Milli atıcı Şevval İlayda Tarhan ile takım olarak iyi bir sinerji yakaladıklarını ifade eden Dikeç, “İlayda Hanım zaten geçmişte Gençler Dünya Şampiyonu, Gençler Avrupa Şampiyonu oldu. Başarılı bir sporcu. Ben İlayda’ya ‘Benim 5’inci olimpiyatta görebildiğimi sen ilk olimpiyatta gördün’ dedim. Gerçekten başarılı ve yetenekli bir sporcu. Şimdiye kadar zaten takımımız yoktu, yarışmaya da çok iyi hazırlandık. Geçen sene dünya ikincisi olduk. Bu sene Şubat ayında Brezilya’da Dünya Kupası birincisi olduk. Bir ay önce Almanya’da yine birinci olduk. Amacımız altın madalya kazanmaktı. Haftanın 6 günü ve günde 4 saat çalıştık ama bazen şans, nasip bizim yanımızda olmuyor. Sadece o yüzden kaybettiğimizi düşünüyorum. Oysa son ana kadar iyi mücadele ettik, kendimizi iyi kontrol ettik. 2028’e gideceğiz ve altın madalya alıp geleceğiz” dedi.

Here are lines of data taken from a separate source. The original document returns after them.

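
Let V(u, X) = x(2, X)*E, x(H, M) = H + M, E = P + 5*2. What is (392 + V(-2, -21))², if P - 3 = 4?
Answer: 4761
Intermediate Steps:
P = 7 (P = 3 + 4 = 7)
E = 17 (E = 7 + 5*2 = 7 + 10 = 17)
V(u, X) = 34 + 17*X (V(u, X) = (2 + X)*17 = 34 + 17*X)
(392 + V(-2, -21))² = (392 + (34 + 17*(-21)))² = (392 + (34 - 357))² = (392 - 323)² = 69² = 4761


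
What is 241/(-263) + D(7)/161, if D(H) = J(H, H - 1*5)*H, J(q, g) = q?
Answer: -3702/6049 ≈ -0.61200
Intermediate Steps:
D(H) = H² (D(H) = H*H = H²)
241/(-263) + D(7)/161 = 241/(-263) + 7²/161 = 241*(-1/263) + 49*(1/161) = -241/263 + 7/23 = -3702/6049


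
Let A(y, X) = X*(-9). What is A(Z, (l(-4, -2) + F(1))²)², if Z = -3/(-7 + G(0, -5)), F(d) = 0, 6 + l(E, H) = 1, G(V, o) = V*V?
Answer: 50625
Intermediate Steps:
G(V, o) = V²
l(E, H) = -5 (l(E, H) = -6 + 1 = -5)
Z = 3/7 (Z = -3/(-7 + 0²) = -3/(-7 + 0) = -3/(-7) = -3*(-⅐) = 3/7 ≈ 0.42857)
A(y, X) = -9*X
A(Z, (l(-4, -2) + F(1))²)² = (-9*(-5 + 0)²)² = (-9*(-5)²)² = (-9*25)² = (-225)² = 50625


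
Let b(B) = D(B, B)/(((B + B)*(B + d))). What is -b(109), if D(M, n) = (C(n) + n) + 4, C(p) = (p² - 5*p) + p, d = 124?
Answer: -5779/25397 ≈ -0.22755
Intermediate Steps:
C(p) = p² - 4*p
D(M, n) = 4 + n + n*(-4 + n) (D(M, n) = (n*(-4 + n) + n) + 4 = (n + n*(-4 + n)) + 4 = 4 + n + n*(-4 + n))
b(B) = (4 + B + B*(-4 + B))/(2*B*(124 + B)) (b(B) = (4 + B + B*(-4 + B))/(((B + B)*(B + 124))) = (4 + B + B*(-4 + B))/(((2*B)*(124 + B))) = (4 + B + B*(-4 + B))/((2*B*(124 + B))) = (4 + B + B*(-4 + B))*(1/(2*B*(124 + B))) = (4 + B + B*(-4 + B))/(2*B*(124 + B)))
-b(109) = -(4 + 109 + 109*(-4 + 109))/(2*109*(124 + 109)) = -(4 + 109 + 109*105)/(2*109*233) = -(4 + 109 + 11445)/(2*109*233) = -11558/(2*109*233) = -1*5779/25397 = -5779/25397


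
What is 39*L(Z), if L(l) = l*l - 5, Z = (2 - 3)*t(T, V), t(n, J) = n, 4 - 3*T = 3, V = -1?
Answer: -572/3 ≈ -190.67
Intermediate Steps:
T = ⅓ (T = 4/3 - ⅓*3 = 4/3 - 1 = ⅓ ≈ 0.33333)
Z = -⅓ (Z = (2 - 3)*(⅓) = -1*⅓ = -⅓ ≈ -0.33333)
L(l) = -5 + l² (L(l) = l² - 5 = -5 + l²)
39*L(Z) = 39*(-5 + (-⅓)²) = 39*(-5 + ⅑) = 39*(-44/9) = -572/3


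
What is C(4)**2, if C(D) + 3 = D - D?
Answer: 9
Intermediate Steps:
C(D) = -3 (C(D) = -3 + (D - D) = -3 + 0 = -3)
C(4)**2 = (-3)**2 = 9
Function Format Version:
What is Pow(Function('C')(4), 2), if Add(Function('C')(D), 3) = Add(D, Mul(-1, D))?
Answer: 9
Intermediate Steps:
Function('C')(D) = -3 (Function('C')(D) = Add(-3, Add(D, Mul(-1, D))) = Add(-3, 0) = -3)
Pow(Function('C')(4), 2) = Pow(-3, 2) = 9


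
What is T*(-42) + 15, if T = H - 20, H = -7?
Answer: 1149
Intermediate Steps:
T = -27 (T = -7 - 20 = -27)
T*(-42) + 15 = -27*(-42) + 15 = 1134 + 15 = 1149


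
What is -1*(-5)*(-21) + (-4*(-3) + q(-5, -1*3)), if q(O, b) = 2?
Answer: -91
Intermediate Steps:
-1*(-5)*(-21) + (-4*(-3) + q(-5, -1*3)) = -1*(-5)*(-21) + (-4*(-3) + 2) = 5*(-21) + (12 + 2) = -105 + 14 = -91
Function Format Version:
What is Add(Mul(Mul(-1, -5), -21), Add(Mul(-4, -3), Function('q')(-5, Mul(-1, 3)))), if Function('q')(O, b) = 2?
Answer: -91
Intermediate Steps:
Add(Mul(Mul(-1, -5), -21), Add(Mul(-4, -3), Function('q')(-5, Mul(-1, 3)))) = Add(Mul(Mul(-1, -5), -21), Add(Mul(-4, -3), 2)) = Add(Mul(5, -21), Add(12, 2)) = Add(-105, 14) = -91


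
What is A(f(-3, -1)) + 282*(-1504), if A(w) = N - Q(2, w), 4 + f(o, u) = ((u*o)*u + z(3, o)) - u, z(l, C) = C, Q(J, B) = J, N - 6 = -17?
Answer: -424141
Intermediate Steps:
N = -11 (N = 6 - 17 = -11)
f(o, u) = -4 + o - u + o*u**2 (f(o, u) = -4 + (((u*o)*u + o) - u) = -4 + (((o*u)*u + o) - u) = -4 + ((o*u**2 + o) - u) = -4 + ((o + o*u**2) - u) = -4 + (o - u + o*u**2) = -4 + o - u + o*u**2)
A(w) = -13 (A(w) = -11 - 1*2 = -11 - 2 = -13)
A(f(-3, -1)) + 282*(-1504) = -13 + 282*(-1504) = -13 - 424128 = -424141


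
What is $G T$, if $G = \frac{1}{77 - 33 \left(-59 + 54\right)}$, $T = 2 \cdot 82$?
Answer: $\frac{82}{121} \approx 0.67769$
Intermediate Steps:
$T = 164$
$G = \frac{1}{242}$ ($G = \frac{1}{77 - -165} = \frac{1}{77 + 165} = \frac{1}{242} \approx 0.0041322$)
$G T = \frac{1}{242} \cdot 164 = \frac{82}{121}$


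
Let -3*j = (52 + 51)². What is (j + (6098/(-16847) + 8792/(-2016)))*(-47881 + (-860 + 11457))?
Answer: 6672662743981/50541 ≈ 1.3202e+8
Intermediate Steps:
j = -10609/3 (j = -(52 + 51)²/3 = -⅓*103² = -⅓*10609 = -10609/3 ≈ -3536.3)
(j + (6098/(-16847) + 8792/(-2016)))*(-47881 + (-860 + 11457)) = (-10609/3 + (6098/(-16847) + 8792/(-2016)))*(-47881 + (-860 + 11457)) = (-10609/3 + (6098*(-1/16847) + 8792*(-1/2016)))*(-47881 + 10597) = (-10609/3 + (-6098/16847 - 157/36))*(-37284) = (-10609/3 - 2864507/606492)*(-37284) = -2147622383/606492*(-37284) = 6672662743981/50541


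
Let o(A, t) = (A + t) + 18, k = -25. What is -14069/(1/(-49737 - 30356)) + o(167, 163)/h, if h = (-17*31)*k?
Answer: 14845964394323/13175 ≈ 1.1268e+9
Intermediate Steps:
o(A, t) = 18 + A + t
h = 13175 (h = -17*31*(-25) = -527*(-25) = 13175)
-14069/(1/(-49737 - 30356)) + o(167, 163)/h = -14069/(1/(-49737 - 30356)) + (18 + 167 + 163)/13175 = -14069/(1/(-80093)) + 348*(1/13175) = -14069/(-1/80093) + 348/13175 = -14069*(-80093) + 348/13175 = 1126828417 + 348/13175 = 14845964394323/13175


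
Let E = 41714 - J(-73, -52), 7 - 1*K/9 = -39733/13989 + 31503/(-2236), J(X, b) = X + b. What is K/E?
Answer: 2245482849/436232994652 ≈ 0.0051474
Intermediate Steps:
K = 2245482849/10426468 (K = 63 - 9*(-39733/13989 + 31503/(-2236)) = 63 - 9*(-39733*1/13989 + 31503*(-1/2236)) = 63 - 9*(-39733/13989 - 31503/2236) = 63 - 9*(-529538455/31279404) = 63 + 1588615365/10426468 = 2245482849/10426468 ≈ 215.36)
E = 41839 (E = 41714 - (-73 - 52) = 41714 - 1*(-125) = 41714 + 125 = 41839)
K/E = (2245482849/10426468)/41839 = (2245482849/10426468)*(1/41839) = 2245482849/436232994652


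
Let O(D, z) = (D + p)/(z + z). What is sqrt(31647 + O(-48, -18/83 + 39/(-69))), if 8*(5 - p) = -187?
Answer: sqrt(1129130890757)/5972 ≈ 177.93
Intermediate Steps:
p = 227/8 (p = 5 - 1/8*(-187) = 5 + 187/8 = 227/8 ≈ 28.375)
O(D, z) = (227/8 + D)/(2*z) (O(D, z) = (D + 227/8)/(z + z) = (227/8 + D)/((2*z)) = (227/8 + D)*(1/(2*z)) = (227/8 + D)/(2*z))
sqrt(31647 + O(-48, -18/83 + 39/(-69))) = sqrt(31647 + (227 + 8*(-48))/(16*(-18/83 + 39/(-69)))) = sqrt(31647 + (227 - 384)/(16*(-18*1/83 + 39*(-1/69)))) = sqrt(31647 + (1/16)*(-157)/(-18/83 - 13/23)) = sqrt(31647 + (1/16)*(-157)/(-1493/1909)) = sqrt(31647 + (1/16)*(-1909/1493)*(-157)) = sqrt(31647 + 299713/23888) = sqrt(756283249/23888) = sqrt(1129130890757)/5972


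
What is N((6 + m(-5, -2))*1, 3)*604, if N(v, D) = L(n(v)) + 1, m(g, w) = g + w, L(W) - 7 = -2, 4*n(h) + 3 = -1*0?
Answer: 3624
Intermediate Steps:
n(h) = -¾ (n(h) = -¾ + (-1*0)/4 = -¾ + (¼)*0 = -¾ + 0 = -¾)
L(W) = 5 (L(W) = 7 - 2 = 5)
N(v, D) = 6 (N(v, D) = 5 + 1 = 6)
N((6 + m(-5, -2))*1, 3)*604 = 6*604 = 3624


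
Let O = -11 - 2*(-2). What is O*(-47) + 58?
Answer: 387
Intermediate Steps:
O = -7 (O = -11 + 4 = -7)
O*(-47) + 58 = -7*(-47) + 58 = 329 + 58 = 387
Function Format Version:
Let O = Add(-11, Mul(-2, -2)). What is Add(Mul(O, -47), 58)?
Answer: 387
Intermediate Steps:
O = -7 (O = Add(-11, 4) = -7)
Add(Mul(O, -47), 58) = Add(Mul(-7, -47), 58) = Add(329, 58) = 387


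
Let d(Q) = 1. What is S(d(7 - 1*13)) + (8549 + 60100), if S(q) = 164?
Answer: 68813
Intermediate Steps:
S(d(7 - 1*13)) + (8549 + 60100) = 164 + (8549 + 60100) = 164 + 68649 = 68813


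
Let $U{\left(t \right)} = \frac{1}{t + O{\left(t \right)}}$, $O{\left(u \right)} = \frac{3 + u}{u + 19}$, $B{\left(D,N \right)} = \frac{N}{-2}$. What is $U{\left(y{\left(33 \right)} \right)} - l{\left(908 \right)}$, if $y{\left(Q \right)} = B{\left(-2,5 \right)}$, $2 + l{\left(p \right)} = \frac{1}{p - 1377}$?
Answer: $\frac{122103}{76447} \approx 1.5972$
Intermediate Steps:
$l{\left(p \right)} = -2 + \frac{1}{-1377 + p}$ ($l{\left(p \right)} = -2 + \frac{1}{p - 1377} = -2 + \frac{1}{-1377 + p}$)
$B{\left(D,N \right)} = - \frac{N}{2}$ ($B{\left(D,N \right)} = N \left(- \frac{1}{2}\right) = - \frac{N}{2}$)
$y{\left(Q \right)} = - \frac{5}{2}$ ($y{\left(Q \right)} = \left(- \frac{1}{2}\right) 5 = - \frac{5}{2}$)
$O{\left(u \right)} = \frac{3 + u}{19 + u}$
$U{\left(t \right)} = \frac{1}{t + \frac{3 + t}{19 + t}}$
$U{\left(y{\left(33 \right)} \right)} - l{\left(908 \right)} = \frac{19 - \frac{5}{2}}{3 - \frac{5}{2} - \frac{5 \left(19 - \frac{5}{2}\right)}{2}} - \frac{2755 - 1816}{-1377 + 908} = \frac{1}{3 - \frac{5}{2} - \frac{165}{4}} \cdot \frac{33}{2} - \frac{2755 - 1816}{-469} = \frac{1}{3 - \frac{5}{2} - \frac{165}{4}} \cdot \frac{33}{2} - \left(- \frac{1}{469}\right) 939 = \frac{1}{- \frac{163}{4}} \cdot \frac{33}{2} - - \frac{939}{469} = \left(- \frac{4}{163}\right) \frac{33}{2} + \frac{939}{469} = - \frac{66}{163} + \frac{939}{469} = \frac{122103}{76447}$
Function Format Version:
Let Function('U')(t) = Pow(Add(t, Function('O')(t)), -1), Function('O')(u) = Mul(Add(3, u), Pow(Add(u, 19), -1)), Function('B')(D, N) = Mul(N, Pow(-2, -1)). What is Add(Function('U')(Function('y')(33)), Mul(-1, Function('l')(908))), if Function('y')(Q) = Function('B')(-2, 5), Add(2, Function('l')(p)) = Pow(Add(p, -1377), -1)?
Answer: Rational(122103, 76447) ≈ 1.5972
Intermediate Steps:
Function('l')(p) = Add(-2, Pow(Add(-1377, p), -1)) (Function('l')(p) = Add(-2, Pow(Add(p, -1377), -1)) = Add(-2, Pow(Add(-1377, p), -1)))
Function('B')(D, N) = Mul(Rational(-1, 2), N) (Function('B')(D, N) = Mul(N, Rational(-1, 2)) = Mul(Rational(-1, 2), N))
Function('y')(Q) = Rational(-5, 2) (Function('y')(Q) = Mul(Rational(-1, 2), 5) = Rational(-5, 2))
Function('O')(u) = Mul(Pow(Add(19, u), -1), Add(3, u)) (Function('O')(u) = Mul(Add(3, u), Pow(Add(19, u), -1)) = Mul(Pow(Add(19, u), -1), Add(3, u)))
Function('U')(t) = Pow(Add(t, Mul(Pow(Add(19, t), -1), Add(3, t))), -1)
Add(Function('U')(Function('y')(33)), Mul(-1, Function('l')(908))) = Add(Mul(Pow(Add(3, Rational(-5, 2), Mul(Rational(-5, 2), Add(19, Rational(-5, 2)))), -1), Add(19, Rational(-5, 2))), Mul(-1, Mul(Pow(Add(-1377, 908), -1), Add(2755, Mul(-2, 908))))) = Add(Mul(Pow(Add(3, Rational(-5, 2), Mul(Rational(-5, 2), Rational(33, 2))), -1), Rational(33, 2)), Mul(-1, Mul(Pow(-469, -1), Add(2755, -1816)))) = Add(Mul(Pow(Add(3, Rational(-5, 2), Rational(-165, 4)), -1), Rational(33, 2)), Mul(-1, Mul(Rational(-1, 469), 939))) = Add(Mul(Pow(Rational(-163, 4), -1), Rational(33, 2)), Mul(-1, Rational(-939, 469))) = Add(Mul(Rational(-4, 163), Rational(33, 2)), Rational(939, 469)) = Add(Rational(-66, 163), Rational(939, 469)) = Rational(122103, 76447)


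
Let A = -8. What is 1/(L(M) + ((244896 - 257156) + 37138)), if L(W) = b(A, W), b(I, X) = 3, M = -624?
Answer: 1/24881 ≈ 4.0191e-5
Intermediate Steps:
L(W) = 3
1/(L(M) + ((244896 - 257156) + 37138)) = 1/(3 + ((244896 - 257156) + 37138)) = 1/(3 + (-12260 + 37138)) = 1/(3 + 24878) = 1/24881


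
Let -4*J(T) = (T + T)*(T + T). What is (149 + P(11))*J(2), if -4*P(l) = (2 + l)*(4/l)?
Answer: -6504/11 ≈ -591.27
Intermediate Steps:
J(T) = -T**2 (J(T) = -(T + T)*(T + T)/4 = -2*T*2*T/4 = -T**2)
P(l) = -(2 + l)/l (P(l) = -(2 + l)*4/l/4 = -(2 + l)/l)
(149 + P(11))*J(2) = (149 + (-2 - 1*11)/11)*(-1*2**2) = (149 + (-2 - 11)/11)*(-1*4) = (149 + (1/11)*(-13))*(-4) = (149 - 13/11)*(-4) = (1626/11)*(-4) = -6504/11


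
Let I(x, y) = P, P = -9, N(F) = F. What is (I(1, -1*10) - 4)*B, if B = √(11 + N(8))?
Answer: -13*√19 ≈ -56.666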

Antrenör Osman Erdinç Bilgili’nin Görüşleri

Yusuf Dikeç’in antrenörü Osman Erdinç Bilgili, Yusuf Dikeç ile 22 yıldır birlikte çalıştıklarını belirterek, “Aynı takımda yaşıyorduk. Yaklaşık 4-5 senedir ben milli takım antrenörlüğüne geçtim ve yine beraber çalışmaya devam ediyoruz. Dostluğumuz zaten çok ayrı. Bu olimpiyatlar için aylardır gece gündüz çalıştık diyebiliriz. İnsanlar bayramda 9 gün tatile giderken, biz tatilimize gidemedik. Çok büyük fedakarlıklarda bulunduk. Tek amacımız altın madalya kazanmaktı. Aldığımız gümüş madalya, olimpiyatlarda atıcılık branşında Türkiye tarihinin ilk madalyası. Bu yüzden çok gururluyuz. Yusuf Dikeç son zamanlarda Türkiye’de fenomen olmuş olabilir, tanınmış olabilir ama dünya zaten tanıyordu. Yıllardır konuşuluyordu. 2006’da ateşli silahlardaki dünya rekoru 597 puanda hala kırılamadı. O zaman gazeteler bir başlık atmıştı: ‘Yusuf Dikeç atıcı bir kızla evlenir ve onların bir çocukları olursa ancak o şekilde kırılabilir bu rekor’ gibi. Büyük bir gurur duymuştuk. 4 dünya şampiyonluğu, 5 Avrupa şampiyonluğu, 1 ay önce Almanya’da Dünya Kupası 1’inciliğimiz, Brezilya’da Dünya Kupası 1’inciliğimiz var. Yusuf ile çalışmak bir ayrıcalık ama çok da büyük bir sorumluluk gerektiriyor. Dünya şampiyonluğumuz, Avrupa şampiyonluğumuz, İslam Oyunları 1’inciliğimiz, Akdeniz Oyunları 1’inciliğimiz hepsi tamam. Şu an olimpiyat madalyasını tamamladık. 2028’de inşallah altın madalyayı alacağız” diye konuştu.